From mboxrd@z Thu Jan  1 00:00:00 1970
From: David Miller <davem@davemloft.net>
Subject: Re: Big git diff speedup by avoiding x86 "fast string" memcmp
Date: Wed, 15 Dec 2010 10:00:55 -0800 (PST)
Message-ID: <20101215.100055.226772943.davem@davemloft.net>
References: <12853.1292353313@jrobl>
	<AANLkTinjkcciZhJM5FmUkh_YCJ6bc9aTq8zV=SACDb1O@mail.gmail.com>
	<4D08BF5D.1060509@panasas.com>
Mime-Version: 1.0
Content-Type: Text/Plain; charset=us-ascii
Content-Transfer-Encoding: 7bit
Cc: npiggin@gmail.com, hooanon05@yahoo.co.jp, npiggin@kernel.dk,
	torvalds@linux-foundation.org, linux-arch@vger.kernel.org,
	x86@kernel.org, linux-kernel@vger.kernel.org,
	linux-fsdevel@vger.kernel.org
To: bharrosh@panasas.com
Return-path: <linux-arch-owner@vger.kernel.org>
In-Reply-To: <4D08BF5D.1060509@panasas.com>
Sender: linux-arch-owner@vger.kernel.org
List-Id: linux-fsdevel.vger.kernel.org

From: Boaz Harrosh <bharrosh@panasas.com>
Date: Wed, 15 Dec 2010 15:15:09 +0200

> I agree that the byte-compare or long-compare should give you very close
> results in modern pipeline CPUs.

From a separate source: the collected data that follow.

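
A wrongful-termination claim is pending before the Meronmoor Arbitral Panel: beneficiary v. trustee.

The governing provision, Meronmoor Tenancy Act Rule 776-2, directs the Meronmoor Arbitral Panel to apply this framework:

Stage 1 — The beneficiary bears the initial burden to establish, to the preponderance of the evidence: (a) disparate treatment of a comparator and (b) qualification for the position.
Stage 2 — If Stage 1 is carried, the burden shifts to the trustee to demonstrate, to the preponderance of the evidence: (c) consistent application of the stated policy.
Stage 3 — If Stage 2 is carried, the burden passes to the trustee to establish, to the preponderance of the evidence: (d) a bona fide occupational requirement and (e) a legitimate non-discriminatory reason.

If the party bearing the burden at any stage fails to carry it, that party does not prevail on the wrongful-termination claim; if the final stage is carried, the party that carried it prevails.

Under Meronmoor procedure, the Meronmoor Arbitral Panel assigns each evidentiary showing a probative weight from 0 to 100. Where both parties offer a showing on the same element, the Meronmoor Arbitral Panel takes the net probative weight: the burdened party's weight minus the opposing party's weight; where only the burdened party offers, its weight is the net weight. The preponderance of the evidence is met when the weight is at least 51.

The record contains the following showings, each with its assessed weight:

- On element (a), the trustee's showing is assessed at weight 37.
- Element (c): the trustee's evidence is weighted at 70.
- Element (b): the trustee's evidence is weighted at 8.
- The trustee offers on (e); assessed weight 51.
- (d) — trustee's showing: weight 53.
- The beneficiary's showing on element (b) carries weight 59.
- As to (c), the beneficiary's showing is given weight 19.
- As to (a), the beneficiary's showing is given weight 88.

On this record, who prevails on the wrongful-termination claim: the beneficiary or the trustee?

At Stage 1 the beneficiary must meet the preponderance of the evidence (weight is at least 51): on (a) the weight is 88 less the opposing 37 gives net 51, which does reach 51, so (a) meets the standard; on (b) the weight is 59 less the opposing 8 gives net 51, ≥ 51, so (b) meets the standard.
  Stage 1 carried; the burden shifts to the trustee.
At Stage 2 the trustee must meet the preponderance of the evidence (weight is at least 51): on (c) the weight is 70 less the opposing 19 gives net 51, ≥ 51, so (c) meets the standard.
  Stage 2 is satisfied; the trustee continues to bear the burden.
At Stage 3 the trustee must meet the preponderance of the evidence (weight is at least 51): on (d) the weight is 53, ≥ 51, so (d) meets the standard; on (e) the weight is 51, ≥ 51, so (e) meets the standard.
  The trustee carries the last stage.
With every stage satisfied, the trustee prevails.

trustee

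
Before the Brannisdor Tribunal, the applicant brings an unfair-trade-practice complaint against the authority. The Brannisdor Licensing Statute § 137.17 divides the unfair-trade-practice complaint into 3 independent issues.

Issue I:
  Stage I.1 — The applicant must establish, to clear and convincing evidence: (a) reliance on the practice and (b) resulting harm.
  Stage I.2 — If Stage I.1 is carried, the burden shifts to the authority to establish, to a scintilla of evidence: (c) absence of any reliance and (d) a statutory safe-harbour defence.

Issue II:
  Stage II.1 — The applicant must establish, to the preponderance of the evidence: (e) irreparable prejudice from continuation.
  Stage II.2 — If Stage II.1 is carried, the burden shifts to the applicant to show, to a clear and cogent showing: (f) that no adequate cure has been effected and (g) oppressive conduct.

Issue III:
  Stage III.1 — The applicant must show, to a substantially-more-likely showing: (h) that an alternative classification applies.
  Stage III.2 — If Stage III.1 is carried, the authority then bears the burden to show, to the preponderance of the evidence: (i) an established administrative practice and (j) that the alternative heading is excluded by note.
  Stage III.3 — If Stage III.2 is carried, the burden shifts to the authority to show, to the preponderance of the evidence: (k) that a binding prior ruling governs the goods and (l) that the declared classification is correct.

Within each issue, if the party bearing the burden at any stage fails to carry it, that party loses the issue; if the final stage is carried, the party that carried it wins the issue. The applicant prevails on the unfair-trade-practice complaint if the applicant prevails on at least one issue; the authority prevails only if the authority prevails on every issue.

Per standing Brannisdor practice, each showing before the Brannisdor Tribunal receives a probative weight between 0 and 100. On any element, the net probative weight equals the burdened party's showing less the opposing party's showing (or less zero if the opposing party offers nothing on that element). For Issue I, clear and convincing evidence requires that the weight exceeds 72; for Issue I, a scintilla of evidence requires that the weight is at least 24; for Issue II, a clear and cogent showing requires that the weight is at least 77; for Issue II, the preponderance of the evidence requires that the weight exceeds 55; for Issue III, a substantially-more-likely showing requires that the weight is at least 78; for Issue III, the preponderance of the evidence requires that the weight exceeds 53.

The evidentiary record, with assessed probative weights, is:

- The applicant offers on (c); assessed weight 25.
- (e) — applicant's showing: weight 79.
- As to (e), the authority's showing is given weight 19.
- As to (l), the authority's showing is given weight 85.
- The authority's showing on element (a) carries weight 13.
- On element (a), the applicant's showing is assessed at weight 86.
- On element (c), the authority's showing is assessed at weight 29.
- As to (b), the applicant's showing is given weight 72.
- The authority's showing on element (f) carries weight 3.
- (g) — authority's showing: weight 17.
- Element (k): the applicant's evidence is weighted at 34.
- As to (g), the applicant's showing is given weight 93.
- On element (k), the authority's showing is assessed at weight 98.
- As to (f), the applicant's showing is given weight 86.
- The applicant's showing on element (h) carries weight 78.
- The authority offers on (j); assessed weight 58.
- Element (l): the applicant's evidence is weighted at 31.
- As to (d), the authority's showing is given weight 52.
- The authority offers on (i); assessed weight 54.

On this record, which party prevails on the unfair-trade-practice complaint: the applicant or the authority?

authority

— Issue I —
Stage I.1 (applicant, clear and convincing evidence, weight exceeds 72): (a) net 86−13=73 > 72 — meets; (b) 72 ≤ 72 — fails.
  Stage I.1 not carried; the applicant fails its burden.
The authority prevails on this issue.
— Issue II —
Stage II.1 (applicant, the preponderance of the evidence, weight exceeds 55): (e) net 79−19=60 > 55 — meets.
  Stage II.1 carried; the burden remains with the applicant.
Stage II.2 (applicant, a clear and cogent showing, weight is at least 77): (f) net 86−3=83 ≥ 77 — meets; (g) net 93−17=76 < 77 — fails.
  Stage II.2 not carried; the applicant fails its burden.
So the authority prevails on this issue.
— Issue III —
Stage III.1 (applicant, a substantially-more-likely showing, weight is at least 78): (h) 78 ≥ 78 — meets.
  Stage III.1 carried; the burden shifts to the authority.
Stage III.2 (authority, the preponderance of the evidence, weight exceeds 53): (i) 54 > 53 — meets; (j) 58 > 53 — meets.
  All elements met. The authority retains the burden for Stage III.3.
Stage III.3 (authority, the preponderance of the evidence, weight exceeds 53): (k) net 98−34=64 > 53 — meets; (l) net 85−31=54 > 53 — meets.
  Stage III.3 carried; the final stage is satisfied.
Every stage carried; the authority prevails on this issue.
Per-issue: Issue I → authority; Issue II → authority; Issue III → authority. The applicant must prevail on at least one issue; overall, the authority prevails.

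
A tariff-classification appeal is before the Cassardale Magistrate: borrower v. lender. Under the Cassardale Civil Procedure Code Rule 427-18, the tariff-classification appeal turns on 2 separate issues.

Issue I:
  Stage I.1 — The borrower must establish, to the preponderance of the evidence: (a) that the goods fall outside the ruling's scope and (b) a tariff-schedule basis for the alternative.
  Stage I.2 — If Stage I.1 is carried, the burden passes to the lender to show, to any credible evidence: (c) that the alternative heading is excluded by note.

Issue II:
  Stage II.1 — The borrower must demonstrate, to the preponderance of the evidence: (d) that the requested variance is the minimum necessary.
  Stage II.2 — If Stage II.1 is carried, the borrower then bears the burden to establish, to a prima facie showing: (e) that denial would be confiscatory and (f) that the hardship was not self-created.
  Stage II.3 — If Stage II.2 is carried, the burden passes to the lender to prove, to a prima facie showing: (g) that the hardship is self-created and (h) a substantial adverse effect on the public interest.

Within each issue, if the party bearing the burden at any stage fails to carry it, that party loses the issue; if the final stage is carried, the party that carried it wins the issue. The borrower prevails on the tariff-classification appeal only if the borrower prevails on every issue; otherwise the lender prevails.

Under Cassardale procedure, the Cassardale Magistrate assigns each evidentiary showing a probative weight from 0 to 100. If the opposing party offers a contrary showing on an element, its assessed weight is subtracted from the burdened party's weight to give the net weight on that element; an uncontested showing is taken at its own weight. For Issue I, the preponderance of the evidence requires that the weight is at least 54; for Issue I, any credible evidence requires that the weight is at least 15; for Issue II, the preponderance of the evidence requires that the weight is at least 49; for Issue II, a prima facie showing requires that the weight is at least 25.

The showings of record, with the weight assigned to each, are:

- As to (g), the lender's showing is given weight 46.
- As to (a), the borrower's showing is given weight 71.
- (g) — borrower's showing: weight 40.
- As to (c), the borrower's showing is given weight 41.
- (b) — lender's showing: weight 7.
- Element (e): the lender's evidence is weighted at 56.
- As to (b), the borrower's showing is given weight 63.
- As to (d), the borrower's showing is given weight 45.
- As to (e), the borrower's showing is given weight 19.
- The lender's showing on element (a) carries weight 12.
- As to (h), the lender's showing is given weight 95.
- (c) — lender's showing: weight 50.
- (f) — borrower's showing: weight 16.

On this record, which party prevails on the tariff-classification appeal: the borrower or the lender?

— Issue I —
Stage I.1 (borrower, the preponderance of the evidence, weight is at least 54): (a) net 71−12=59 ≥ 54 — meets; (b) net 63−7=56 ≥ 54 — meets.
  All elements met. The burden passes to the lender.
Stage I.2 (lender, any credible evidence, weight is at least 15): (c) net 50−41=9 < 15 — fails.
  The lender does not carry Stage I.2.
The analysis ends at Stage I.2; the borrower prevails on this issue.
— Issue II —
Stage II.1 (borrower, the preponderance of the evidence, weight is at least 49): (d) 45 < 49 — fails.
  Not every element is met, so the borrower fails to carry Stage II.1.
The analysis ends at Stage II.1; the lender prevails on this issue.
Per-issue: Issue I → borrower; Issue II → lender. The borrower must prevail on every issue; overall, the lender prevails.

lender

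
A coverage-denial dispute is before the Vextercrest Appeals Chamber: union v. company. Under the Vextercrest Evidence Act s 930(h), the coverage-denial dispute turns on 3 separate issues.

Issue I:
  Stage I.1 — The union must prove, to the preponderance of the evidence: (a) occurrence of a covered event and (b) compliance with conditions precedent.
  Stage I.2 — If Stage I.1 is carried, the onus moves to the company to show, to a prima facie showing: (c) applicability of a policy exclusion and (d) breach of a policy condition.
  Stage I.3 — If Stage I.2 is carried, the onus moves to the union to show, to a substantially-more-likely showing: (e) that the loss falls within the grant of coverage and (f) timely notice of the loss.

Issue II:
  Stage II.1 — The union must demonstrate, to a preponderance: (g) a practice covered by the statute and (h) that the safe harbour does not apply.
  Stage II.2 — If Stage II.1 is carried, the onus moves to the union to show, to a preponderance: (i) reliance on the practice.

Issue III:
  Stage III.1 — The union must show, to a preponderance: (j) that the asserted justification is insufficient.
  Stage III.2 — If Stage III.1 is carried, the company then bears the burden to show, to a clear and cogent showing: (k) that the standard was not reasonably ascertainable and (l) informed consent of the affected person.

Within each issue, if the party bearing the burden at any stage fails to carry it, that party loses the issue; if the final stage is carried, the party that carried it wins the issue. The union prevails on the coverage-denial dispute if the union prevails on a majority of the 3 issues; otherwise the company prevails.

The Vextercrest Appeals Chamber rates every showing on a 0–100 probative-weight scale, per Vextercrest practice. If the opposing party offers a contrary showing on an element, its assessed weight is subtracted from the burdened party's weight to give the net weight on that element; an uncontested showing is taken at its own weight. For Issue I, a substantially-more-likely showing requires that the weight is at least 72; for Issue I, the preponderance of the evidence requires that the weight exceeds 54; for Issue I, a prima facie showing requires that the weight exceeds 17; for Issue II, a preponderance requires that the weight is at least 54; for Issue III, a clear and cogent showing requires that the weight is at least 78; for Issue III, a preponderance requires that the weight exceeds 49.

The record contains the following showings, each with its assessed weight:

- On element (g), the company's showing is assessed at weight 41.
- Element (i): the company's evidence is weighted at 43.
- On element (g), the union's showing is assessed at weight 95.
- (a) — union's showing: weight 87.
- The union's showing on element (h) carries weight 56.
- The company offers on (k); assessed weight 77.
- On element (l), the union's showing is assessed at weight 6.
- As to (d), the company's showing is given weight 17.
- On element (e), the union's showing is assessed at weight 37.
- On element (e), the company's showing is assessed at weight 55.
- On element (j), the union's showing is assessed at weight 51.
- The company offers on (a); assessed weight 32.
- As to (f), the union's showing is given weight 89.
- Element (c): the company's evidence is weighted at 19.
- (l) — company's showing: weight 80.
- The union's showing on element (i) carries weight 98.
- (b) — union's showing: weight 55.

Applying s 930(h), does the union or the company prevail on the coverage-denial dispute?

union

— Issue I —
At Stage I.1 the union must meet the preponderance of the evidence (weight exceeds 54): on (a) the weight is 87 less the opposing 32 gives net 55, > 54, so (a) meets the standard; on (b) the weight is 55, > 54, so (b) meets the standard.
  All elements met. The burden passes to the company.
At Stage I.2 the company must meet a prima facie showing (weight exceeds 17): on (c) the weight is 19, which does exceed 17, so (c) meets the standard; on (d) the weight is 17, which does not exceed 17, so (d) does not meet the standard.
  The company does not carry Stage I.2.
The analysis ends at Stage I.2; the union prevails on this issue.
— Issue II —
Stage II.1 — burden on union; standard: a preponderance (weight is at least 54).
    (g): 95 − 41 = 54 ≥ 54 [met]
    (h): 56 ≥ 54 [met]
  All elements met. The union retains the burden for Stage II.2.
Stage II.2 — burden on union; standard: a preponderance (weight is at least 54).
    (i): 98 − 43 = 55 ≥ 54 [met]
  All elements met at the final stage.
Every stage carried; the union prevails on this issue.
— Issue III —
At Stage III.1 the union must meet a preponderance (weight exceeds 49): on (j) the weight is 51, which does exceed 49, so (j) meets the standard.
  Stage III.1 carried; the burden shifts to the company.
At Stage III.2 the company must meet a clear and cogent showing (weight is at least 78): on (k) the weight is 77, which does not reach 78, so (k) does not meet the standard; on (l) the weight is 80 less the opposing 6 gives net 74, < 78, so (l) does not meet the standard.
  Not every element is met, so the company fails to carry Stage III.2.
The union prevails on this issue.
Per-issue: Issue I → union; Issue II → union; Issue III → union. The union must prevail on a majority of issues; overall, the union prevails.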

But surly 12 increments-and-test should
> show up against 3 (or even 2). I would say it must be a better plan.

For strings of these lengths the setup code necessary to initialize
the inner loop and the tail code to handle the sub-word ending cases
eliminate whatever gains there are.

I know this as I've been hacking on assembler optimized strcmp() and
memcmp() in my spare time over the past year or so.